Grant funds new training at BCCC

Published 8:33pm Tuesday, October 22, 2013

Beaufort County Community College has been awarded a $120,000 North Carolina Back-to-Work grant that will fund a new worker training program beginning in January at the college.
The grant is a result of a partnership between the N.C. Community College System and the N.C. Department of Commerce funded by appropriations from the N.C. General Assembly. It provides funds for a Certified Production Technician Program at BCCC that will qualify those who complete it for entry-level jobs in area industries.
“The program started as a pilot last year,” said Lou Stout, director of Occupational Extension at BCCC and the program’s supervisor. “When it was funded this year, it was funded for all 58 community colleges, if you wanted to apply.”
The college formed a team that included representatives from each county BCCC serves and developed a training program that encompassed four categories of skills needed in a manufacturing or production job – safety; quality and continuous improvement; manufacturing processes and production; and maintenance awareness. Each completed category will give the student a credential showing their mastery of the subject. If all categories are completed, a fifth credential will recognize the feat.
Students will also earn a Career Readiness Certification, a nationally-recognized credential that verifies to an employer their skills in the areas of Reading for Information, Applied Math and Locating Information.
BCCC President Barbara Tansey said the college was excited receive the N.C. Back-to-Work grant.
“The Certified Production Technician credential will give unemployed and underemployed workers in our four-county service area skills they need to find a job or qualify for a better job,” she said. “This is just the latest example of how BCCC strives to be an active partner in the economic development of the region.”

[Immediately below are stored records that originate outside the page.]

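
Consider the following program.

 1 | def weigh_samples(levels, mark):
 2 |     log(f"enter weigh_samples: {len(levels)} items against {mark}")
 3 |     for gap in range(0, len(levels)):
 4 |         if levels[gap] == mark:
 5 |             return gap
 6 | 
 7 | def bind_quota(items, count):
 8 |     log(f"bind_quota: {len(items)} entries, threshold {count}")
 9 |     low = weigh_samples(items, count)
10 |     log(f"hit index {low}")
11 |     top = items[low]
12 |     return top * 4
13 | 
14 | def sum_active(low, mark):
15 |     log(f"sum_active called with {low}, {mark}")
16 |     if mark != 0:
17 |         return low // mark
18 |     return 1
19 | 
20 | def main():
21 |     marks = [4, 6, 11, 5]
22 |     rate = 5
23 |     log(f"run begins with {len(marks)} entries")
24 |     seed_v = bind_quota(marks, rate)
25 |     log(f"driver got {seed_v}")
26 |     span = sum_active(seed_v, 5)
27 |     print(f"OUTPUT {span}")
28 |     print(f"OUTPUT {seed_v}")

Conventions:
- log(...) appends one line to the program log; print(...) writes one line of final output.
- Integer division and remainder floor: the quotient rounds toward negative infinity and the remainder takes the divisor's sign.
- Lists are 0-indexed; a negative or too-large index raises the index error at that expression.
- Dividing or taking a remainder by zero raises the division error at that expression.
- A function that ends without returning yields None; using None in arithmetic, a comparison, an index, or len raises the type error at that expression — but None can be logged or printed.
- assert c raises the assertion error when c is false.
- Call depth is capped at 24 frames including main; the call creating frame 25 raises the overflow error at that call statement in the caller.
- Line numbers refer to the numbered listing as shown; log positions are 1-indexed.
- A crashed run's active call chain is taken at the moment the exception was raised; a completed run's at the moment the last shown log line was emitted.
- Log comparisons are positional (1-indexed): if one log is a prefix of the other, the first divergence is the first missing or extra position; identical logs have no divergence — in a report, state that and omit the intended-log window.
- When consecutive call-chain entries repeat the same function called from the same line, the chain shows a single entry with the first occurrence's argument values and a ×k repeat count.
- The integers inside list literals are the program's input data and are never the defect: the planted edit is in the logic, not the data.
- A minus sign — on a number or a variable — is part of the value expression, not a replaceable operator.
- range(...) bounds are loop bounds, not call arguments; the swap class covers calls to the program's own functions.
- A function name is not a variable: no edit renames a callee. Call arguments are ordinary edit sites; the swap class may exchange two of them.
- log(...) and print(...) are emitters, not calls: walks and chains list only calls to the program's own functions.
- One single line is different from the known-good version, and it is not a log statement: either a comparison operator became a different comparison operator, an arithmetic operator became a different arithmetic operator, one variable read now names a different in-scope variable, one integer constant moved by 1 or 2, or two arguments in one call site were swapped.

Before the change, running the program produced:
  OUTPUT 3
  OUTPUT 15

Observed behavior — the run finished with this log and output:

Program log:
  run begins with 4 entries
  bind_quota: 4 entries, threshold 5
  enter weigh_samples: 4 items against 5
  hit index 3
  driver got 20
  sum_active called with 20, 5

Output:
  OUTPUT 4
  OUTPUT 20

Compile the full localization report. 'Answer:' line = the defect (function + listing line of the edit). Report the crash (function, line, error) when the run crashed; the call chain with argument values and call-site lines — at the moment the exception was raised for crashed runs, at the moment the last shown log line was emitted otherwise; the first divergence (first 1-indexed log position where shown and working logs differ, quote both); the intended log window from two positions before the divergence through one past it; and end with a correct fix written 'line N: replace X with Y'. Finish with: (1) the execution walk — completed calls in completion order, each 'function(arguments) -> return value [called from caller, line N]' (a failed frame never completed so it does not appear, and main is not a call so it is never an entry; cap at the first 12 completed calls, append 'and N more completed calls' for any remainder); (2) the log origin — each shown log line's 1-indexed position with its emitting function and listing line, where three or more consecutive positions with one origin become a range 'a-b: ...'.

Answer: the defect is in bind_quota at line 12.
Core observation: The earliest visible damage is log position 5 — 'driver got 20' rather than the intended 'driver got 15'.
Call chain: main -> sum_active(20, 5) (called at line 26).
First divergence: position 5 — shown 'driver got 20', intended 'driver got 15'.
Intended log window:
  3: enter weigh_samples: 4 items against 5
  4: hit index 3
  5: driver got 15
  6: sum_active called with 15, 5
Execution walk:
  weigh_samples([4, 6, 11, 5], 5) -> 3  [called from bind_quota, line 9]
  bind_quota([4, 6, 11, 5], 5) -> 20  [called from main, line 24]
  sum_active(20, 5) -> 4  [called from main, line 26]
Log line origins:
  1: logged in main at line 23
  2: logged in bind_quota at line 8
  3: logged in weigh_samples at line 2
  4: logged in bind_quota at line 10
  5: logged in main at line 25
  6: logged in sum_active at line 15
A correct fix: line 12: replace `4` with `3`.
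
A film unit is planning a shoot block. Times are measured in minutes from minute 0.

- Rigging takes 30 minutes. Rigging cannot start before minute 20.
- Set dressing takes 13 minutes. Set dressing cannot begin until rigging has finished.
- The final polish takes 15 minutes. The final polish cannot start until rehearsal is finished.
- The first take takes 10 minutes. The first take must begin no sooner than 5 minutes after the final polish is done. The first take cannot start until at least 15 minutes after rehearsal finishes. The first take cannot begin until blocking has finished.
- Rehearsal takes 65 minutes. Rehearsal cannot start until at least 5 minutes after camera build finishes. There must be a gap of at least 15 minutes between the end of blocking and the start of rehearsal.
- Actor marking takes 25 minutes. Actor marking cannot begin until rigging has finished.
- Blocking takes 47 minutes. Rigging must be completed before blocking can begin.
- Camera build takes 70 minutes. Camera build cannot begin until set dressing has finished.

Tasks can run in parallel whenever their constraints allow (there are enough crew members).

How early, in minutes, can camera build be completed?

133

Rigging waits on its own release at minute 20, so it starts at minute 20 and finishes at 20 + 30 = minute 50.
Set dressing cannot begin until rigging (finishes minute 50). It runs from minute 50 to 50 + 13 = minute 63.
After set dressing (finishes minute 63), camera build can start at minute 63 and finishes at minute 133.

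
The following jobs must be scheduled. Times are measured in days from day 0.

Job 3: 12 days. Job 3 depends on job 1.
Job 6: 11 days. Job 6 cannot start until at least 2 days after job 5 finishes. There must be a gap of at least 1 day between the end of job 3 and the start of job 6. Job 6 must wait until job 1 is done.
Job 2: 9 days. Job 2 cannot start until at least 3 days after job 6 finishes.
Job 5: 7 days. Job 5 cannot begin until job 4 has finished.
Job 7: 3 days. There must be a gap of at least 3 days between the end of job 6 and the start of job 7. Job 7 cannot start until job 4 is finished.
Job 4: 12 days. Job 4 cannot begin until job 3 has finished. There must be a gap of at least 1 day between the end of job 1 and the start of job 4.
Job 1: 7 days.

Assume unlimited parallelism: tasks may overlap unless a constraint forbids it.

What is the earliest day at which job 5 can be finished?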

That partnership played a significant role in BCCC receiving the grant. Stout said the application process included a requirement for letters from local manufacturing companies willing to participate in the program.
Of the 25 largest employers in BCCC’s service area of Beaufort, Hyde, Tyrrell and Washington counties, 20 percent are manufacturers who will benefit directly from the Certified Production Technician Program.
“Each of the region’s 91 manufacturers has the potential to benefit from the program as there will be better qualified individuals applying for positions who come with an industry-recognized credential,” Stout said.
Several companies agreed to interview students who completed the project, providing insight in the employment process, if not an actual job.
BCCC will offer the Certified Production Technician coursework for an initial group of 100 students, according to Stout.
This training will “provide a key platform for unemployed, underemployed, active-duty military and veterans to master the skills needed for front-line production work,” she said.
It will be offered free of charge to unemployed and underemployed workers who qualify.
BCCC will hold informational fairs in each of the counties in its service area to provide more information about the program in the coming weeks.